Allarme nella Marsica: «Poco nettare e gelate in arrivo» Danni notevoli dopo un inverno più caldo e siccitoso
TAGLIACOZZO. Il clima caldo e siccitoso in inverno e le temperature basse in primavera mettono in ginocchio gli apicoltori: il miele primaverile non arriverà sulle tavole. Le condizioni meteorologiche influenzano sempre di più l’ecosistema in cui viviamo arrivando ad azzerare addirittura intere produzioni. È il caso del miele pre-acacia (o primaverile) che a causa della scarsa fioritura pollinare non è stato prodotto. La situazione non promette bene neanche per le altre tipologie che a breve inizieranno a prendere forma. Gli apicoltori, infatti, temono che le gelate annunciate per le prossime ore possano compromettere ulteriormente la fioritura.
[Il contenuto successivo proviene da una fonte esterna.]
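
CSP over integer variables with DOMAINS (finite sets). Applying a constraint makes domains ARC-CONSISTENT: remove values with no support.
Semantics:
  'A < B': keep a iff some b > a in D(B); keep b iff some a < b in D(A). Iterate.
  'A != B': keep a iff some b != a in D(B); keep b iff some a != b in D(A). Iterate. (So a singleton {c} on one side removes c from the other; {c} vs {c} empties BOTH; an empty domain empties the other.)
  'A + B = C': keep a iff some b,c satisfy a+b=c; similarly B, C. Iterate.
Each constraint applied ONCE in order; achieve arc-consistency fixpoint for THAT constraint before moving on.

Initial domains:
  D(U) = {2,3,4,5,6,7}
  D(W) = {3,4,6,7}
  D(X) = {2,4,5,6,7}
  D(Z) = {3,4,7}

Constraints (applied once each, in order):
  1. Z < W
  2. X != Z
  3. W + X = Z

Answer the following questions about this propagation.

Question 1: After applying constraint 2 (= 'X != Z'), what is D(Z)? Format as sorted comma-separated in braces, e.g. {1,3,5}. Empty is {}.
Answer: {3,4}

Derivation:
Constraint 1 (Z < W) on D(Z)={3,4,7} D(W)={3,4,6,7}: Z {3,4,7}->{3,4}; W {3,4,6,7}->{4,6,7}
Constraint 2 (X != Z) on D(X)={2,4,5,6,7} D(Z)={3,4}: no change
So after constraint 2: D(Z) = {3,4}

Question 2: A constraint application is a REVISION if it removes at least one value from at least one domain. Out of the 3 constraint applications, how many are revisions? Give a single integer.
Answer: 2

Derivation:
Constraint 1 (Z < W) on D(Z)={3,4,7} D(W)={3,4,6,7}: Z {3,4,7}->{3,4}; W {3,4,6,7}->{4,6,7} => REVISION
Constraint 2 (X != Z) on D(X)={2,4,5,6,7} D(Z)={3,4}: no change => not a revision
Constraint 3 (W + X = Z) on D(W)={4,6,7} D(X)={2,4,5,6,7} D(Z)={3,4}: W {4,6,7}->{}; X {2,4,5,6,7}->{}; Z {3,4}->{} => REVISION
Total revisions = 2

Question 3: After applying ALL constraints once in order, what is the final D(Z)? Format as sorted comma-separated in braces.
Answer: {}

Derivation:
Constraint 1 (Z < W) on D(Z)={3,4,7} D(W)={3,4,6,7}: Z {3,4,7}->{3,4}; W {3,4,6,7}->{4,6,7}
Constraint 2 (X != Z) on D(X)={2,4,5,6,7} D(Z)={3,4}: no change
Constraint 3 (W + X = Z) on D(W)={4,6,7} D(X)={2,4,5,6,7} D(Z)={3,4}: W {4,6,7}->{}; X {2,4,5,6,7}->{}; Z {3,4}->{}
So after all 3 constraints: D(Z) = {}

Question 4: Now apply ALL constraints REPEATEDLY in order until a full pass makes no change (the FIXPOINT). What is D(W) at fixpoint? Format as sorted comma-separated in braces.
Answer: {}

Derivation:
pass 0 (initial): D(W)={3,4,6,7}
pass 1: W {3,4,6,7}->{}; X {2,4,5,6,7}->{}; Z {3,4,7}->{}
pass 2: no change
Fixpoint after 2 passes: D(W) = {}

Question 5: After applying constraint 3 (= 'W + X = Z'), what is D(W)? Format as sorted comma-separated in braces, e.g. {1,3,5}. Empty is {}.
Answer: {}

Derivation:
Constraint 1 (Z < W) on D(Z)={3,4,7} D(W)={3,4,6,7}: Z {3,4,7}->{3,4}; W {3,4,6,7}->{4,6,7}
Constraint 2 (X != Z) on D(X)={2,4,5,6,7} D(Z)={3,4}: no change
Constraint 3 (W + X = Z) on D(W)={4,6,7} D(X)={2,4,5,6,7} D(Z)={3,4}: W {4,6,7}->{}; X {2,4,5,6,7}->{}; Z {3,4}->{}
So after constraint 3: D(W) = {}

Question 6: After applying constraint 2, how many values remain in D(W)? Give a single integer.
Answer: 3

Derivation:
Constraint 1 (Z < W) on D(Z)={3,4,7} D(W)={3,4,6,7}: Z {3,4,7}->{3,4}; W {3,4,6,7}->{4,6,7}
Constraint 2 (X != Z) on D(X)={2,4,5,6,7} D(Z)={3,4}: no change
So after constraint 2: D(W)={4,6,7}, size = 3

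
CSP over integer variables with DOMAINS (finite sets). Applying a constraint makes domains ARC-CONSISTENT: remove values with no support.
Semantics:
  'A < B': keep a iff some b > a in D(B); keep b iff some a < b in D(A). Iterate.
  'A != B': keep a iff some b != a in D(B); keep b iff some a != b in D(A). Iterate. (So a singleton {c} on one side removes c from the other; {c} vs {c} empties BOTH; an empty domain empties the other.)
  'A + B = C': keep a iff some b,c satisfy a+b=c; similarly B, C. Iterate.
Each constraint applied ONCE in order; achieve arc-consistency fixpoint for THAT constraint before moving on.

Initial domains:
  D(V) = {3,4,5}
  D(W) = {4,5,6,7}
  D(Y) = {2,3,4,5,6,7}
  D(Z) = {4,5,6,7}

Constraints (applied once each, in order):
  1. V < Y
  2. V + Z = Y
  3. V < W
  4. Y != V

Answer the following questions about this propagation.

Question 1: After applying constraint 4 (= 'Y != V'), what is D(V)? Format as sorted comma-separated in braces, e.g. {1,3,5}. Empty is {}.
Constraint 1 (V < Y) on D(V)={3,4,5} D(Y)={2,3,4,5,6,7}: Y {2,3,4,5,6,7}->{4,5,6,7}
Constraint 2 (V + Z = Y) on D(V)={3,4,5} D(Z)={4,5,6,7} D(Y)={4,5,6,7}: V {3,4,5}->{3}; Z {4,5,6,7}->{4}; Y {4,5,6,7}->{7}
Constraint 3 (V < W) on D(V)={3} D(W)={4,5,6,7}: no change
Constraint 4 (Y != V) on D(Y)={7} D(V)={3}: no change
So after constraint 4: D(V) = {3}

Answer: {3}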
«Si annuncia un inizio settimana invernale», commenta l’apicoltore Fabrizio Valente, di Tagliacozzo, «le api sono da una decina di giorni dentro le arnie o, se escono, non raccolgono, come se ci fossero dei problemi ambientali. C’è poco nettare in giro nonostante molti fiori. Se martedì scenderà la temperatura a -4°, come da previsioni, sarà la fine».
I cambiamenti climatici continuano a fare danni. Ne è certo Roberto Venti, medico veterinario, già presidente dell’Associazione apicoltori d’Abruzzo. «Il trend invernale molto caldo e molto siccitoso non ci ha aiutato», sottolinea l’esperto, «le fioriture ci sono state senza problemi, ma il nettare è stato pochissimo. Il risultato? Le famiglie di api si sono sviluppate in modo veloce ma non hanno avuto un apporto di polline adeguato da parte della natura e si è dovuti intervenire esternamente portando da mangiare agli alveari. La situazione purtroppo è perdurante e l’apicoltore non riesce a intervenire sempre. Le produzioni di mieli primaverili sono state annullate e il problema è che se continua così la produzione ne risentirà molto. Ora ci sono fioriture importanti, come per esempio quelle di acacia, e vedremo presto cosa andrà. È certo che le condizioni climatiche estreme non aiutano minimamente».
Negli ultimi anni i numeri legati alla produzione di miele sono stati dettati sempre dal clima. Nel 2017, infatti, c’era stata una combinazione tremenda con gelata tardiva ed estate torrida che ha portato a una scarsa produzione di miele, come era avvenuto anche nel 2016. Lo scorso anno, invece, si è riusciti ad avere più miele nelle dispense. Per il 2019 resta l’incognita ma con questo clima pazzo la preoccupazione degli apicoltori è altissima.